Em suas andanças, as bibliotecas são sempre parada obrigatória. Questionado sobre os livros que mais marcaram sua vida, ele responde com outra pergunta: “Você quer saber os livros que me fizeram chorar? Ahh foram muitos, muitos mesmo”. Dos que conseguiu lembrar, destacou: “O Evangelho de Buda” (Yogi Kharishnanda), “Bíblia”, “Paulo Estevão” e “Há Dois Mil Anos Atrás” (Chico Xavier), “Beleza Negra” (Anna Sewell), “Marley e Eu” (John Grogan), “A Sabedoria de Confúcio”, “A Arte da Felicidade” (Dalai Lama), “A Arte da Guerra” (Sun Tzu), além das biografias de Hitler, Stalin, Abraham Lincoln e Gandhi.

Morando com um tio em Registro há cinco semanas, Marcos não planeja ficar na cidade por muito tempo. “Estou com o pé machucado e ainda não posso caminhar muito. Assim que melhorar, vejo para onde vou novamente”. Enquanto isso, vai continuar passando as tardes na Biblioteca. “Aproveito esse horário porque o sol é muito quente para catar recicláveis. A estrutura aqui é boa e para melhorar ainda mais o pessoal precisa vir aqui”.

 

LIÇÕES DE UM LEITOR

“Quanto mais você estuda, menos você valoriza o dinheiro. O conhecimento amplia a sua visão das coisas”.

“Em todas as bibliotecas que já passei não tinha quase ninguém, não é só aqui. A estrutura é boa e para melhorar ainda mais o pessoal precisa vir aqui”.

“As pessoas precisam aprender a ter concentração, não só para a leitura. E o celular tira a concentração. Precisamos ter concentração para tudo, até mesmo para comer, para que possamos saborear os alimentos. Em tudo precisamos de concentração para fazer bem feito”.
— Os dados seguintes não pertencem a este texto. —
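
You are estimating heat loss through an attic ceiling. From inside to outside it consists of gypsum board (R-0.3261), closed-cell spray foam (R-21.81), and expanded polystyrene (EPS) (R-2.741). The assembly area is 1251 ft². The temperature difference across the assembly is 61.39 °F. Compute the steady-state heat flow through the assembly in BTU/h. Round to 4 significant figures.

R_total = 0.3261 + 21.81 + 2.741 = 24.877 ft²·°F·h/BTU
Q = A·ΔT/R = 1251 × 61.39 / 24.877 = 3087.1 BTU/h

3087 BTU/h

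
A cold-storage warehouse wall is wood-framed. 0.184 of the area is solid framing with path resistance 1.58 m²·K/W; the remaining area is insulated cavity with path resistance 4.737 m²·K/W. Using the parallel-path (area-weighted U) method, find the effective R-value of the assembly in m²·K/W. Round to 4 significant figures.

U_eff = 0.816/4.737 + 0.184/1.58 = 0.17226 + 0.11646 = 0.28872
R_eff = 1/U_eff = 3.4636 m²·K/W

3.464 m²·K/W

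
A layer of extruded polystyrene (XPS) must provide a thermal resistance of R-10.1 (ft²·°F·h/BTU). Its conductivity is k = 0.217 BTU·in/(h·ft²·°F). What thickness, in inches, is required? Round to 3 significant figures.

L = R × k = 10.1 × 0.217 = 2.192 in

2.19 in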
“A Internet é uma tecnologia fabulosa. Mas o livro...ahh o livro é muito mais sofisticado em termos de ideias. Nem todos, claro. Mas com o tempo você descobre os bons autores, as boas editoras. A vantagem da Internet está na velocidade”.

A BIBLIOTECA

Endereço:Rua Maria Aparecida Nunes de Faria, 112, Jardim Planalto (próximo ao Ginásio Mario Covas).
Horário de funcionamento:segunda à sexta-feira, das 8 às 12h e das 13h30 às 17h30.